BMW M235i F44 vs BMW M440i G22: Zwei Coupés, zwei Philosophien
Fahrleistungsdaten und Vergleich auf der Rennstrecke
Innerhalb der BMW-Compaktcoupé-Reihe zeigen der M235i F44 und der M440i G22 zwei unterschiedliche Ansätze unter demselben weiß-blauen Emblem. Schon die reinen Leistungsdaten versprechen klassischen bajuwarischen Bruderzwist: Der M235i F44 bringt 320 PS und 447 Nm aus seinem 2,0-Liter-Turbovierzylinder, während der M440i G22 mit satten 374 PS und 499 Nm aus dem 3,0-Liter-Reihensechszylinder deutlich voranstürmt. Beide schicken die Kraft an die Hinterachse, doch der M440i G22 hat mit 595 lbs Mehrgewicht zu kämpfen – ein Tribut an seinen größeren Motor und das insgesamt massivere Fahrwerk.Beim Blick auf die Stoppuhr werden die Unterschiede deutlich. Am Hockenheimring - GP fuhr der M440i G22 in Serienzustand eine 2:01,5 – satte 4,6 Sekunden schneller als der M235i F44 mit 2:06,1. Dieser Abstand ist weder durch Reifenwahl noch Verkehr einfach zu erklären; es ist die rohe Kraft und das breitere Drehmomentband des Reihensechsers, die dem M440i G22 den entscheidenden Vorteil auf dem Zeitenblatt verschaffen.
Der M235i F44 ist allerdings nicht deklassiert, eher überpowert. Seine Performance im Verhältnis zum Durchschnitt (-0,45 %) zeigt ein Auto, das über seine Verhältnisse hinausgeht – insbesondere angesichts der begrenzten Reserven seines Vierzylinders. Der leichtere Aufbau und das kompaktere Format machen ihn im verwinkelten Abschnitt zum wendigen Partner, während der M440i mit zusätzlicher Power und Drehmoment die Geraden zur Demonstration gnadenloser Beschleunigung nutzt.

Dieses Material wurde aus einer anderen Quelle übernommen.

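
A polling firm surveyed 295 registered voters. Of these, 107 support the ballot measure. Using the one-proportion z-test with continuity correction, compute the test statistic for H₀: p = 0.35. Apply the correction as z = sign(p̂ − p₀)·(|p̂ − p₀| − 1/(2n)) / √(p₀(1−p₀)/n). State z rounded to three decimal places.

The sample proportion is 107/295 = 0.36271. p̂ − p₀ = 0.012712.
1/(2n) = 0.001695.
Corrected numerator: |0.012712| − 0.001695 = 0.011017.
Under H₀, SE = √(p₀(1−p₀)/n) = √(0.35·0.65/295) = √0.000771186 = 0.027770.
z = +0.011017/0.027770 = 0.397.

z = 0.397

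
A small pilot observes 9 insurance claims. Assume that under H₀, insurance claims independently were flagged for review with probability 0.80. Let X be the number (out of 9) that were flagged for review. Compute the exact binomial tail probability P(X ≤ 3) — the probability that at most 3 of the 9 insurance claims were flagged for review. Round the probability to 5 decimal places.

X ~ Binomial(n=9, p=0.80).
P(X ≤ 3) = C(9,0)·0.80^0·0.20^9 + C(9,1)·0.80^1·0.20^8 + C(9,2)·0.80^2·0.20^7 + C(9,3)·0.80^3·0.20^6.
= 0.000001 + 0.000018 + 0.000295 + 0.002753 = 0.00307.

P = 0.00307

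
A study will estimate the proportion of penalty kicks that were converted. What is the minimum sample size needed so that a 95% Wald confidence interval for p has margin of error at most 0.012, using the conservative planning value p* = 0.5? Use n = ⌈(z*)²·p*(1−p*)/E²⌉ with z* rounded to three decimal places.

n = 6670

For 95% confidence, z* = 1.960.
p*(1−p*) = 0.50·0.50 = 0.2500.
Required n before rounding: 3.841600 × 0.2500 / 0.012² = 6669.444.
Rounding up, n = 6670.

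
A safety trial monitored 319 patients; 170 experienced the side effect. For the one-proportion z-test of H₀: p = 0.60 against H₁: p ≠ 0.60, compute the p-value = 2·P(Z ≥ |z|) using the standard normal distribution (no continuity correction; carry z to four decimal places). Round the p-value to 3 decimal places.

With x = 170 successes in n = 319, p̂ = 0.53292.
Null standard error: √(0.60·0.40/319) = √0.000752351 = 0.027429.
Test statistic (full precision, shown to 4 dp): z = (170/319 − 0.60)/SE₀ ≈ -2.4458.
From the standard normal, 2·P(Z ≥ |z|) = 0.014.

p-value = 0.014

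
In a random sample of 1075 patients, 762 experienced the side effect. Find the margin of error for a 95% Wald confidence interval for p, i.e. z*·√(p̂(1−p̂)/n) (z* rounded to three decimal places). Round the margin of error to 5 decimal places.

p̂ = 762/1075 = 0.70884.
Standard error of p̂: √(0.206387/1075) = √0.000191988 = 0.013856.
For 95% confidence, z* = 1.960.
So ME = 0.02716.

ME = 0.02716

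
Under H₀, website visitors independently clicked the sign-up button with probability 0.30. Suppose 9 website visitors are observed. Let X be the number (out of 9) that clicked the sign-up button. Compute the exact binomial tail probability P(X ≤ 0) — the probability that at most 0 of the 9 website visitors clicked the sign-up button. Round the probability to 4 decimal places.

X ~ Binomial(n=9, p=0.30).
P(X ≤ 0) = C(9,0)·0.30^0·0.70^9.
= 0.040354 = 0.0404.

P = 0.0404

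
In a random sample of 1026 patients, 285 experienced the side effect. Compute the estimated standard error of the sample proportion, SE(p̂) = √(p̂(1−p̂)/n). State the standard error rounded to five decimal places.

The sample proportion is 285/1026 = 0.27778.
p̂(1−p̂) = 0.27778·0.72222 = 0.200618.
Dividing by n and taking the root: √0.000195534 = 0.01398.

SE = 0.01398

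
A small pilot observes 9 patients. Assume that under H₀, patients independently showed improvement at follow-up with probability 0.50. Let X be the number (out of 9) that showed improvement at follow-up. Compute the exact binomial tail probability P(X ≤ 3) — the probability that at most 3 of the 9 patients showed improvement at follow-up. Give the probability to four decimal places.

X ~ Binomial(n=9, p=0.50).
P(X ≤ 3) = C(9,0)·0.50^0·0.50^9 + C(9,1)·0.50^1·0.50^8 + C(9,2)·0.50^2·0.50^7 + C(9,3)·0.50^3·0.50^6.
= 0.001953 + 0.017578 + 0.070312 + 0.164062 = 0.2539.

P = 0.2539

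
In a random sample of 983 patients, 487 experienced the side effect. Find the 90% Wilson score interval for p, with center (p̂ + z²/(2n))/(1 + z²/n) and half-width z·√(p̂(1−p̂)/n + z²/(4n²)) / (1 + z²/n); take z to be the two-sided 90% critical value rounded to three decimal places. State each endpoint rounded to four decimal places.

(0.4692, 0.5216)

Here p̂ = 487/983 = 0.49542 and z = 1.645 (z² = 2.706025).
Denominator 1 + z²/n = 1 + 2.706025/983 = 1.002753.
Adjusted center: (0.49542 + z²/(2n))/1.002753 = 0.49543.
Radicand: p̂(1−p̂)/n + z²/(4n²) = 0.000254302 + 0.000000700 = 0.000255002.
Half-width = 1.645·√0.000255002/1.002753 = 0.02620.
CI: 0.49543 ± 0.02620 = (0.4692, 0.5216).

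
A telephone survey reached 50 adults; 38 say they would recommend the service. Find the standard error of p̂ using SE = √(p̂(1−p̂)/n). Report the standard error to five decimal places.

SE = 0.06040

Sample proportion p̂ = 38/50 = 0.76000.
p̂(1−p̂) = 0.182400.
Dividing by n and taking the root: √0.003648000 = 0.06040.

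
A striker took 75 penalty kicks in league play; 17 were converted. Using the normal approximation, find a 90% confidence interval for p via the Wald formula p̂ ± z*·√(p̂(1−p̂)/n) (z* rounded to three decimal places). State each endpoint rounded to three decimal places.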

Technische DNA: Fahrdynamik, Antrieb und Charakter
Die ingenieurstechnischen Unterschiede gehen weit über die Motorisierung hinaus. Der M235i F44, mit Frontmotor, Turbovierzylinder und klassischem Hinterradantrieb, verkörpert die sprichwörtliche BMW-Agilität. Sein geringeres Gewicht ermöglicht früheres Anbremsen und spätes Einlenken, belohnt Präzision und Einsatz. Ein klares Fahrerauto für jene, die das Maximum aus dem perfekt ausbalancierten Chassis holen wollen – nicht stumpf auf Leistung setzen.Dem gegenüber steht der Reihensechszylinder des M440i G22: ein Musterbeispiel für sanfte, lineare Kraftentfaltung. Das Mehrgewicht wird durch die Souveränität im mittleren Drehzahlbereich und den kernigen Auspuffsound mehr als ausgeglichen. Das Fahrwerk des G22 wirkt trotz der Masse vertrauenerweckend und stabil – gerade bei hohem Tempo. Dieser BMW schmeichelt dem Fahrer mit Reserven und unaufgeregter Kraft, eignet sich hervorragend als Trackday-GT wie als schneller Begleiter auf der Landstraße.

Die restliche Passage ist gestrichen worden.